Sous l’impulsion de la loi Copé-Zimmermann qui prévoit à l’issue de la première assemblée générale de 2017 une proportion de chaque sexe au moins égale à 40%, l’entrée des femmes dans les conseils se poursuit. Ainsi, le taux de féminisation des conseils, de 35% dans les sociétés du CAC 40 et de 33% pour celles du SBF120 en 2015, est en augmentation en 2015.

Toutefois, les sociétés ayant déjà atteint une représentation des genres conforme aux exigences de la loi ne sont pas encore majoritaire. Ainsi seules 10 sociétés sur 37 du CAC 40, soit 27% remplissent le quota des 40% de femmes au sein des conseils d’administration et de surveillance.

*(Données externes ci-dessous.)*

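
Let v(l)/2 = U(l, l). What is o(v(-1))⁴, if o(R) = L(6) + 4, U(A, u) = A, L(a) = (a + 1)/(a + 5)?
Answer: 6765201/14641 ≈ 462.07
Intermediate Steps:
L(a) = (1 + a)/(5 + a)
v(l) = 2*l
o(R) = 51/11 (o(R) = (1 + 6)/(5 + 6) + 4 = 7/11 + 4 = 51/11)
o(v(-1))⁴ = (51/11)⁴ = 6765201/14641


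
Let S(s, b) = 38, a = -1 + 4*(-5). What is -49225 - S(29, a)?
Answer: -49263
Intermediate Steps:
a = -21 (a = -1 - 20 = -21)
-49225 - S(29, a) = -49225 - 1*38 = -49225 - 38 = -49263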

Si l’on ne considère que les sociétés du SBF120, le nombre de nominations nécessaires à l’atteinte des 40 % d’ici 2017, est de 165 administratrices nouvelles calculées dans l’hypothèse d’une stabilité du nombre d’administrateurs. Ce chiffre, comparé aux 34 nouvelles administratrices, en évolution nette, nommées durant les AG 2015, laisse entrevoir le chemin qui reste à parcourir.

L’analyse des départs, des renouvellements de mandats et des nouvelles nominations d’administrateurs entre 2013 et 2015 révèle un turnover faible (14% pour les sociétés du CAC 60) et un rajeunissement des conseils. Ces mouvements se caractérisent par une poursuite de la féminisation, une internationalisation accrue (24 administrateurs étrangers ont fait leur entrée), mais également par l’arrivée de 25 administrateurs indépendants.

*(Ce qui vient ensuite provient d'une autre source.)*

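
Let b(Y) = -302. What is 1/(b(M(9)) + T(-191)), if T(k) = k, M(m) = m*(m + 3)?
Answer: -1/493 ≈ -0.0020284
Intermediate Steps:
M(m) = m*(3 + m)
1/(b(M(9)) + T(-191)) = 1/(-302 - 191) = 1/(-493) = -1/493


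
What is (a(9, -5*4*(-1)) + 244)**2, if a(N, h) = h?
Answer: 69696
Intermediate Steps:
(a(9, -5*4*(-1)) + 244)**2 = (-5*4*(-1) + 244)**2 = (-20*(-1) + 244)**2 = (20 + 244)**2 = 264**2 = 69696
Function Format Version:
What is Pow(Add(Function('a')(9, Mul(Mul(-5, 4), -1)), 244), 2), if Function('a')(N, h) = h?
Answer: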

Les rémunérations des administrateurs très fluctuantes d'une société à l'autre

La radiographie de Deloitte n'aborde que la rémunération des administrateurs versée sous la forme de jetons de présence, sans référence à celle octroyée au titre de fonctions exécutives ou au titre de missions particulières.

Le premier constat est celui d’une variabilité très importante des pratiques d’une société à l’autre. Si le montant des jetons de présence est en moyenne de 63 000€ /an pour une société du CAC 40, les pratiques observées varient de 22 000€ à 140 000€ annuels. Pour une société du CAC Small, la moyenne se situe à 14 000€ avec une amplitude de pratiques variant de 3 000€ à 42 000€ annuels.

Dès lors, se pose la question de l’absence d’un « marché des administrateurs » en comparaison au « marché des rémunérations » que l’on observe pour les salariés. Cela va probablement, dans les prochaines années, générer des enjeux de rétention et d’attractivité pour certains conseils.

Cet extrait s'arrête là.